Cet espace de recueillement, dédié à Saint Etienne, a été fondé sur l'initiative de Nicolas Monnier, probablement un bourgeois aisé de
Billy, qui avait pour désir, à sa mort, de reposer en ce lieu. Son souhait, déjà émis en
1522, sera exaucé puisqu’un texte, en guise d'épitaphe, daté de 1577 débute par la phrase suivante : « Ci git Nicolas Monnier en la chapelle Saint-Etienne financée par
lui ». Cette marque de piété ou de dévotion s'inscrit parfaitement dans un courant idéologique naît au Moyen Âge mais qui va s'intensifier dans les deux derniers siècles. En effet,
c'est d'abord la noblesse, soucieuse de son avenir dans l'au-delà et du culte de sa mémoire après la mort, qui va souhaiter reposer au plus près des saints et ainsi par le financement
d'une construction religieuse (chapelle indépendante ou non) va montrer au commun des mortels qu'elle est la première à oeuvrer pour la grandeur de l'Eglise. A sa suite, c'est fort logiquement
que la bourgeoisie, classe montante surtout à partir du XVème siècle, reprendra ce courant idéologique exaltant la piété religieuse.
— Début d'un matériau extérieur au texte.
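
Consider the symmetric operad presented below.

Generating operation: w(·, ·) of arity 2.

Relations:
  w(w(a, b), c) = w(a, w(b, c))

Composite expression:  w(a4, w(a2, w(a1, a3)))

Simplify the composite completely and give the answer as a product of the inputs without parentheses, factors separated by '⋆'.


a4 ⋆ a2 ⋆ a1 ⋆ a3

Under associativity of w, the answer is the a's in reading order.
w(a1, a3) reduces to a1 ⋆ a3
w(a2, w(a1, a3)) reduces to a2 ⋆ a1 ⋆ a3
w(a4, w(a2, w(a1, a3))) reduces to a4 ⋆ a2 ⋆ a1 ⋆ a3


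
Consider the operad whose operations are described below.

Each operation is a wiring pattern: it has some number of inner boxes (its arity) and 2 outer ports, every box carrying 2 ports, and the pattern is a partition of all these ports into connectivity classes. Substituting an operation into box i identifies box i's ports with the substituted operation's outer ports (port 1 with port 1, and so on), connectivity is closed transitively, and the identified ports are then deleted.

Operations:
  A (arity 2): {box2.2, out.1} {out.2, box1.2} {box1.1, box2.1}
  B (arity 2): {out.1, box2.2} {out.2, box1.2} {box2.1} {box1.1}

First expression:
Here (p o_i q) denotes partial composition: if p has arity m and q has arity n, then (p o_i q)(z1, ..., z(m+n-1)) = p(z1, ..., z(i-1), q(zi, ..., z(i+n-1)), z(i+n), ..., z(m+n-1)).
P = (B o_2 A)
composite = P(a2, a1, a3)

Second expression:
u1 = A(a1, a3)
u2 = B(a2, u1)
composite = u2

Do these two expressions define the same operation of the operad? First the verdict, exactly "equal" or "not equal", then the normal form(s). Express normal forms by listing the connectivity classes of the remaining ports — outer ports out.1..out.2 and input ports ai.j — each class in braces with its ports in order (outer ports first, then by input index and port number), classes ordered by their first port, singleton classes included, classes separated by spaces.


The first composite normalizes to {out.1, a1.2} {out.2, a2.2} {a1.1, a3.1} {a2.1} {a3.2}
The second composite normalizes to {out.1, a1.2} {out.2, a2.2} {a1.1, a3.1} {a2.1} {a3.2}
Same normal form: equal.

equal; the common form is {out.1, a1.2} {out.2, a2.2} {a1.1, a3.1} {a2.1} {a3.2}


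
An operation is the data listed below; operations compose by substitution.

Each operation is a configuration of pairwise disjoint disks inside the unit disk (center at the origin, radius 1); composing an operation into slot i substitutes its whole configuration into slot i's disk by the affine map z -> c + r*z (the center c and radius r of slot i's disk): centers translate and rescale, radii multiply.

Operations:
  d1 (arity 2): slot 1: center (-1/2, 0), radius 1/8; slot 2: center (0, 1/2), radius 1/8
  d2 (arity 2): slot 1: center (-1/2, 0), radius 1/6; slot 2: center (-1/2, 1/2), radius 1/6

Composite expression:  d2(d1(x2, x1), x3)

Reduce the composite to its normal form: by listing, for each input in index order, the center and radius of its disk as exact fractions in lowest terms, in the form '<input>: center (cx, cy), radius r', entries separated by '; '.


Only the slot chain above each x matters under d2; compose those maps.
x2 passes through 2 substitutions, ending at center (-7/12, 0), radius 1/48
x1 passes through 2 substitutions, ending at center (-1/2, 1/12), radius 1/48
x3 passes through 1 substitution, ending at center (-1/2, 1/2), radius 1/6

x1: center (-1/2, 1/12), radius 1/48; x2: center (-7/12, 0), radius 1/48; x3: center (-1/2, 1/2), radius 1/6


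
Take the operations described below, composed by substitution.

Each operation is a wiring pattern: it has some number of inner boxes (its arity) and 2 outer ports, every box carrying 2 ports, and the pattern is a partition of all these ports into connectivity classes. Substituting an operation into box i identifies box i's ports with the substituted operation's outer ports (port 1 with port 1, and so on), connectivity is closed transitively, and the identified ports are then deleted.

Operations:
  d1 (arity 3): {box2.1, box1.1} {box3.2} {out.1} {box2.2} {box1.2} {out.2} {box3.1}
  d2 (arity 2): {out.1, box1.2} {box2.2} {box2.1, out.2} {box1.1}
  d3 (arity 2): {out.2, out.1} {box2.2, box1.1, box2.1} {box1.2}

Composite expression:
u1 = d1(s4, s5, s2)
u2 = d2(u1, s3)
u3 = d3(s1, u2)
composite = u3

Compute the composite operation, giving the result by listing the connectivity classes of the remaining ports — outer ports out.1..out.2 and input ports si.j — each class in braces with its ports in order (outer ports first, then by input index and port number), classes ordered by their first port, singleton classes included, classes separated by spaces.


{out.1, out.2} {s1.1, s3.1} {s1.2} {s2.1} {s2.2} {s3.2} {s4.1, s5.1} {s4.2} {s5.2}

Substituting into d3 glues patterns; closure does the rest.
stage d1: inputs (s4, s5, s2), connectivity {out.1} {out.2} {s2.1} {s2.2} {s4.1, s5.1} {s4.2} {s5.2}, out.j its boundary
stage d2: inputs (s4, s5, s2, s3), connectivity {out.1} {out.2, s3.1} {s2.1} {s2.2} {s3.2} {s4.1, s5.1} {s4.2} {s5.2}, out.j its boundary
stage d3: inputs (s1, s4, s5, s2, s3), connectivity {out.1, out.2} {s1.1, s3.1} {s1.2} {s2.1} {s2.2} {s3.2} {s4.1, s5.1} {s4.2} {s5.2}, out.j its boundary


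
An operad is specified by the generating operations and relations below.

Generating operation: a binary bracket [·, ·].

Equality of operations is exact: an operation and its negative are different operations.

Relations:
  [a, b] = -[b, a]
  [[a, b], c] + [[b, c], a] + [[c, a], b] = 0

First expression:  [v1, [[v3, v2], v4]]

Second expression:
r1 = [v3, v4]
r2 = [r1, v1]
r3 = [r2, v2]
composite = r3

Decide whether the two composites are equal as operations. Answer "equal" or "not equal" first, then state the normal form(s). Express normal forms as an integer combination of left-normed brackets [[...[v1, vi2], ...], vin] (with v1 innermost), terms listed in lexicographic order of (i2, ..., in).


Reducing the first expression gives -[[[v1, v2], v3], v4] + [[[v1, v3], v2], v4] + [[[v1, v4], v2], v3] - [[[v1, v4], v3], v2]
Reducing the second expression gives -[[[v1, v3], v4], v2] + [[[v1, v4], v3], v2]
Different reductions; not equal.

not equal: they reduce to -[[[v1, v2], v3], v4] + [[[v1, v3], v2], v4] + [[[v1, v4], v2], v3] - [[[v1, v4], v3], v2] and -[[[v1, v3], v4], v2] + [[[v1, v4], v3], v2]


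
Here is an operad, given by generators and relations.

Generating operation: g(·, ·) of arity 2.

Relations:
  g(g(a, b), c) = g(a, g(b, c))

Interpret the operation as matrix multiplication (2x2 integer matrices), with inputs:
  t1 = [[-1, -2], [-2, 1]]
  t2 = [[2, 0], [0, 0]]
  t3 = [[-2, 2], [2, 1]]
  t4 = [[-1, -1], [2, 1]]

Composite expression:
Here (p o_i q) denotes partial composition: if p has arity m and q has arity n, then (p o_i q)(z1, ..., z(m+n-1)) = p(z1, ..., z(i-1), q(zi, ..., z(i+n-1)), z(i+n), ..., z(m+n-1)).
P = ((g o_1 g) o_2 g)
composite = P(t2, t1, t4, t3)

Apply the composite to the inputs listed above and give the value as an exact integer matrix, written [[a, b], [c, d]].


[[8, -14], [0, 0]]

g(t1, t4) = [[-3, -1], [4, 3]]
g(t2, g(t1, t4)) = [[-6, -2], [0, 0]]
g(g(t2, g(t1, t4)), t3) = [[8, -14], [0, 0]]


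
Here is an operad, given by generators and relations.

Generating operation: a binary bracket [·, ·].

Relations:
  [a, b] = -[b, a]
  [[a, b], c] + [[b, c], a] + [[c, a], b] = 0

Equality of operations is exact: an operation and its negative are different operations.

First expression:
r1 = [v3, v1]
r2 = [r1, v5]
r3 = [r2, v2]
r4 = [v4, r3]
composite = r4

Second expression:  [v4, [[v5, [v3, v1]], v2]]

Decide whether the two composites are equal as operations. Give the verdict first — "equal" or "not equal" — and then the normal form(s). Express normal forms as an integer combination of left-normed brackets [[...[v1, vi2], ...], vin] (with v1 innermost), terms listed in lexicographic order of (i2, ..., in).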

Pour en revenir à la chapelle Saint-Etienne, remarquons simplement son architecture identifiable au XVIème siècle. D'un point de vue
extérieur, seuls ses contreforts épais et proéminants rapellent l'utilisation courante qui est faite dans le Gothique à travers un soutien accru des murs gouttereaux percés de fenêtres de plus en
plus grandes et nombreuses. Dans l'espace interne, par contre, de nombreux éléments ornementaux sont assimilables à une architecture perçu à la fin du Moyen Âge et encore après. Il
s'agit bien sûr des arcs ogivaux finement chanfreinés, sculptés et peints dont les extrémités viennent se reposer sur des impostes aménagées à la manière de corbeaux, sans colonne ou pied-droit
en soutien. On remarque l'effet de style qui donne l'impression que ce sont les nervures qui se transforment en un visage humain, tête d'homme barbu souriant peut-être. Il faut savoir que le
XVIème siècle, est une ère propice à la nostalgie d'un passé plus ancien (et surtout Antique). Il est fréquent, en tous cas pour ce qui est de l'Auvergne, de revenir à des sculptures figurées
représentant des hommes ou des scènes humaines. Ici, on observe que l'art roman influence encore les maîtres d'oeuvre et tailleurs de pierres.